INIMIGOS DO IMPÉRIO
Feng Xiaogang, Ye yan, China, 2006

De um lado, suntuosos cenários tendem ao estático. Tudo é solene, pesado e gigantesco. De outro, vemos corpos que voam como se pesassem menos do que uma pluma. A morte é um balé. O vermelho do sangue espirra sobre a superfície branca. Uma gota de suor cairá em breve, e se misturará ao rio que segue indiferente ao cortejo de corpos esquartejados por espadas. Toda a atenção está concentrada na trajetória dessa gota de suor. Ela brilha e seu brilho minúsculo ofusca a imensidão das montanhas que se enfileiram em direção ao infinito. Enfim, ela cai. Lentamente, em sutil metamorfose, explode na água do rio. Os sons são sempre metálicos, como lâminas que cortam os ares e se chocam. Os mínimos ruídos dos figurinos se confundem com a respiração dos personagens que se movem sorrateiros. A qualquer momento, uma explosão, um grito ou um ruído cortante e então seremos surpreendidos por movimentos de câmera que nos farão sair do olho esquerdo de um vilão para a mais distante colina, de onde avistaremos toda a virtual extensão do Império.  

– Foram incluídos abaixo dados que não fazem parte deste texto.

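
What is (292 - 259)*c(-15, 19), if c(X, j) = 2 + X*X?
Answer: 7491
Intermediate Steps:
c(X, j) = 2 + X**2
(292 - 259)*c(-15, 19) = (292 - 259)*(2 + (-15)**2) = 33*(2 + 225) = 33*227 = 7491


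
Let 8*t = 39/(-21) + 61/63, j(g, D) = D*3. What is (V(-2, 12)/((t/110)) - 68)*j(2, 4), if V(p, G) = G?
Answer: -143376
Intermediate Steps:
j(g, D) = 3*D
t = -⅑ (t = (39/(-21) + 61/63)/8 = (39*(-1/21) + 61*(1/63))/8 = (-13/7 + 61/63)/8 = (⅛)*(-8/9) = -⅑ ≈ -0.11111)
(V(-2, 12)/((t/110)) - 68)*j(2, 4) = (12/((-⅑/110)) - 68)*(3*4) = (12/((-⅑*1/110)) - 68)*12 = (12/(-1/990) - 68)*12 = (12*(-990) - 68)*12 = (-11880 - 68)*12 = -11948*12 = -143376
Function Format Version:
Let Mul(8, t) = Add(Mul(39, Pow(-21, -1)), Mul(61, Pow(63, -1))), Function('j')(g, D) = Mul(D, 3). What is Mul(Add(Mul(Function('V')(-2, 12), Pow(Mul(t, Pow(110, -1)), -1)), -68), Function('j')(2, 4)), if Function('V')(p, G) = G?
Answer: -143376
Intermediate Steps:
Function('j')(g, D) = Mul(3, D)
t = Rational(-1, 9) (t = Mul(Rational(1, 8), Add(Mul(39, Pow(-21, -1)), Mul(61, Pow(63, -1)))) = Mul(Rational(1, 8), Add(Mul(39, Rational(-1, 21)), Mul(61, Rational(1, 63)))) = Mul(Rational(1, 8), Add(Rational(-13, 7), Rational(61, 63))) = Mul(Rational(1, 8), Rational(-8, 9)) = Rational(-1, 9) ≈ -0.11111)
Mul(Add(Mul(Function('V')(-2, 12), Pow(Mul(t, Pow(110, -1)), -1)), -68), Function('j')(2, 4)) = Mul(Add(Mul(12, Pow(Mul(Rational(-1, 9), Pow(110, -1)), -1)), -68), Mul(3, 4)) = Mul(Add(Mul(12, Pow(Mul(Rational(-1, 9), Rational(1, 110)), -1)), -68), 12) = Mul(Add(Mul(12, Pow(Rational(-1, 990), -1)), -68), 12) = Mul(Add(Mul(12, -990), -68), 12) = Mul(Add(-11880, -68), 12) = Mul(-11948, 12) = -143376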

O filme de Feng Xiaogang conduz-se sempre nesse sentido: requer do espectador uma atitude de constante entrega ao bailado de corpos, câmera e objetos de cena. Na verdade, não pede mais do que isso. Também não oferece muito além. Seu compromisso é com o espetáculo. A moldura chama sempre mais atenção do que o que está no interior do quadro. Ninguém se importa muito com quem morre ou com quem mata. O que se quer é acompanhar o balé de espadas e sangue. Inimigos do Império é, assim, uma nova espécie de cinema musical-coreográfico, a que nos acostumamos a associar com um certo cinema chinês livre para exportação, cujo estilo há muito já está perfeitamente integrado ao cardápio dos efeitos especiais mais corriqueiros do cinema norte-americano. Por outro lado, a estratégia de jamais desapontar o espectador não deixa de recorrer à música piegas para enfatizar o que já está mais do que claro – paixão, dor dos personagens, angústias etc.

O cuidado com o hiper-estímulo audiovisual acaba ofuscando eventuais outras pretensões. Trata-se de um cinema que tende à abstração, o que seria ótimo se não houvesse o compromisso em mecanizar e tornar " exótico" todos e quaisquer personagens e situações. Ali, até a miséria é suntuosa. Tenho a impressão de que o que há de melhor em espetáculos como Inimigos do Império é que eles servem para nos levar a experimentar uma sensação que imagino próxima a dos espectadores dos primeiros tempos do cinema: ficamos ali a contemplar corpos que voam, flutuam, caem, levantam-se, equilibram-se em improváveis galhos de árvore que balançam suavemente ao vento.

Ah! No meio disso tudo há Shakespeare e, como bem observou Gilberto Silva Jr., um toque de Nelson Rodrigues. Mas isso é detalhe.